The Medieval Hall was only discovered to be such in 2005, when it was visited and assessed by the Royal Commission for Ancient and Historic monuments in Wales. For over one hundred years it had been (and still is )used as an agricultural building, the main residence having shifted across the farmyard quadrangle to the site of the present farm house. The significance of the building lies in its internal timber framed structure, which is remarkably complete. It forms part of a quartet of original stone farm buildings comprising the cart (or coach house )/shippon/pig sty – now the holiday Cottage – a Bakery/Brew-house and hen house (now a wood and feed store).
The present Hall-House was constructed in the period of relative prosperity which followed the conclusion of Owain Glyndwr’s rebellion. It is one of the oldest timber-framed buildings in Wales, and compliments Nantclwyd y dre in Ruthin built around the same time.
And of course Owain Glyndwr’s rebellion against the English Crown started in Ruthin, which was razed by his forces then rebuilt in the early 1400’s after the rebellion’s conclusion, leaving us with a fine legacy of medieval architecture.
“Hengoed” has the classic three unit plan described by Peter Smith in Houses of the Welsh Countryside (RCAHMW 1988 ch. 4 published HMSO).
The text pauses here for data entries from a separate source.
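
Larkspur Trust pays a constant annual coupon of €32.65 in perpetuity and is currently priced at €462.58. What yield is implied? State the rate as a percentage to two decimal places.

P = C/r ⇒ r = C/P = €32.65/€462.58 = 0.070582

7.06%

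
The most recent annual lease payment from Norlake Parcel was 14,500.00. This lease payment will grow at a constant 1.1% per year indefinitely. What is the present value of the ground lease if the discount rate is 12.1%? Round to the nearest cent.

D₁ = D₀ × (1 + g) = 14,500.00 × 1.011 = 14,659.5000
Growing perpetuity: P = D₁ / (r − g) = 14,659.5000 / (0.121 − 0.011) = 133,268.18

133268.18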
A central open Hall of 2 bays is set between storeyed upper (parlour) and lower (service) ends.
The timber framework of the building retains the full compliment of 5 cruck trusses defining the 4 bays of the Hall-House. The dimensions of the Hall are impressive, particularly the massive arch-braced central truss. A significant feature is the sheer size of the timbers used to construct all 5 Cruck trusses, as well as the quality of the carpentry employed ( per Richard Suggett RCAHMW). In addition to an original wall plate, some purlins and windbraces, and the floor and wall plates under one wall have survived, as have the original padstones upon which the Cruck Trusses were set.
It was due to the fact that the use of the building changed from dwelling to agriculture in the 19th Century that so much of the internal structure has survived intact.
This is an important building representing the hey day of Cruck construction in medieval Wales. The Oak timbers used in the construction of the Cruck trusses were far larger than was usually the case, being 500 years old at felling, and making the timber at the time of construction the oldest recorded in any building in the British Isles ( per Richard Suggett RCAHMW and Welsh Dendrochronological Project Phase Nine).